Sigue Sigue Sputnik, ou le futur n’existe pas

Le futur n’existe pas. Et, d’ailleurs, aucune vision futuriste ne cherche à le représenter. Elles ne sont jamais que des projections de ce qu’on voudrait (ou ne voudrait pas) avoir comme présent et assumer avoir eu comme passé. Prenant le prétexte d’une projection spatio-temporelle vers ce qui « va nous arriver », elles donnent au présent un miroir paroxystique de ses failles et de ses imaginaires en circulation ou en gestation. L’objectif n’est donc pas de décréter tel un augure omniscient ce que sera le futur mais d’ouvrir ou de fermer des embranchements qui pourront le constituer demain. Le futur n’est jamais là ; il est sans cesse repoussé à demain.

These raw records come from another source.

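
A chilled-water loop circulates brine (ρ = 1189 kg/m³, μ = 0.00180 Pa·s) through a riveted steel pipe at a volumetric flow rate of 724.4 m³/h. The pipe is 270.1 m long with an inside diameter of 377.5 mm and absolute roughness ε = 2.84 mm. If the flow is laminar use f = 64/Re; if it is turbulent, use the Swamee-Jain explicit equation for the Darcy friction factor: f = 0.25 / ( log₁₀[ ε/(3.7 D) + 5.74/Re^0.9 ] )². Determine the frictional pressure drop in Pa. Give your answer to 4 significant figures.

Q = 724.4 m³/h = 724.4/3600 = 0.2012 m³/s.
Cross-sectional area A = πD²/4 = π(0.3775)²/4 = 0.1119 m²; mean velocity V = Q/A = 0.2012/0.1119 = 1.798 m/s.
Reynolds number Re = ρVD/μ = 1189 · 1.798 · 0.3775 / 0.0018 = 4.483e+05.
Re > 4000 → turbulent. Relative roughness ε/D = 0.00284/0.3775 = 0.00752. Swamee-Jain: f = 0.25/(log₁₀[0.00752/3.7 + 5.74/4.483e+05^0.9])² = 0.25/(log₁₀[0.00203 + 4.7e-05])² = 0.25/(-2.682)² = 0.03476.
Darcy-Weisbach: ΔP = f(L/D)(ρV²/2) = 0.03476·(270.1/0.3775)·(1189·1.798²/2) = 0.03476·715.5·1922 = 4.779e+04 Pa.

ΔP ≈ 47790 Pa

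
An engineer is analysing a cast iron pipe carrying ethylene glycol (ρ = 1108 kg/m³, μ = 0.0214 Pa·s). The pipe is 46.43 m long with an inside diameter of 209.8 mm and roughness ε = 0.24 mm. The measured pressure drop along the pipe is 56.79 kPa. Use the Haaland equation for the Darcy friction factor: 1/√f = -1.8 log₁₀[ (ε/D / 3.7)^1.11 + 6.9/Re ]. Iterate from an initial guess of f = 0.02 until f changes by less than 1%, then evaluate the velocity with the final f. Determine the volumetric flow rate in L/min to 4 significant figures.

Rearranging Darcy-Weisbach: V = √(2·ΔP·D/(f·L·ρ)). With ε/D = 0.00024/0.2098 = 0.00114, iterate starting from f = 0.02:
  f = 0.02 → V = √(2·5.679e+04·0.2098/(0.02·46.43·1108)) = 4.812 m/s; Re = ρVD/μ = 5.228e+04; f → 0.02399
  f = 0.02399 → V = 4.394 m/s; Re = 4.773e+04; f → 0.02427
  f = 0.02427 → V = 4.369 m/s; Re = 4.745e+04; f → 0.02429
Converged (Δf/f < 1%). With the final f = 0.02429: V = √(2·5.679e+04·0.2098/(0.02429·46.43·1108)) = 4.367 m/s.
Q = V·A = 4.367·(π/4·0.2098²) = 0.151 m³/s = 9058 L/min.

Q ≈ 9058 L/min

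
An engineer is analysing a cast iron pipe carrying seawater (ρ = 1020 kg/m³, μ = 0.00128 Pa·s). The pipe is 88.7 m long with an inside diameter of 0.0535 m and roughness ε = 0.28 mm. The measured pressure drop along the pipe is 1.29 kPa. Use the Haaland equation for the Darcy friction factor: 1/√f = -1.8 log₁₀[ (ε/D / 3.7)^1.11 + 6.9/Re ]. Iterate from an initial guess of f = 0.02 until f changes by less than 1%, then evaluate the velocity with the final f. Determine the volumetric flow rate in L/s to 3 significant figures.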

Pourquoi cette intro philosophico-coupage-de-cheveux-en-quatre ? Parce que ça sera sans doute utile pour comprendre le groupe dont je vais vous parler.  Pas de suspense inutile, son nom est dans le titre de l’article (levez les yeux, bordel !) c’est Sigue Sigue Sputnik.

Il y a trente ans, 1984. Une époque où l’an 2000 figure l’horizon indépassable du futur, avec voitures volantes, colonisation sélène, gouvernement mondial et tutti quanti. Une année charnière, l’année du tournant. Le punk est mort, le post-punk aussi. Le CD boute le vinyle des rayonnages. L’industrie du disque tourne à plein régime. Madonna, Michael Jackson, U2 triomphent. Gainsbourg a tourné Gainsbarre, The Cure arbore les oripeaux d’une pop grand public. MTV, Canal + et son Top 50 voient le jour. Apple lance le MacIntosh. Les JO de Los Angeles virent fric et Coca. NRJ commence son ascension vers la suprématie des ondes FM. Les blockbusters bourrins ont déferlés dans les multiplexes. Thatcher, Reagan, le tournant de la rigueur mitterrandien sont au pouvoir ; Berlusconi et Tapie pointent le bout de leurs canines longues à rayer le parquet. Tandis que des groupes (The Smiths, Felt, The Fall, la twee-pop, le rock noisy) vont s’élever contre ces temps ultralibéraux spectacularisés, d’autres, avec le même objectif dénonciateur, vont les incarner en en grossissant à l’excès toutes ses caractéristiques.

Ce groupe, c’est Sigue Sigue Sputnik[1], qui naît en 1984.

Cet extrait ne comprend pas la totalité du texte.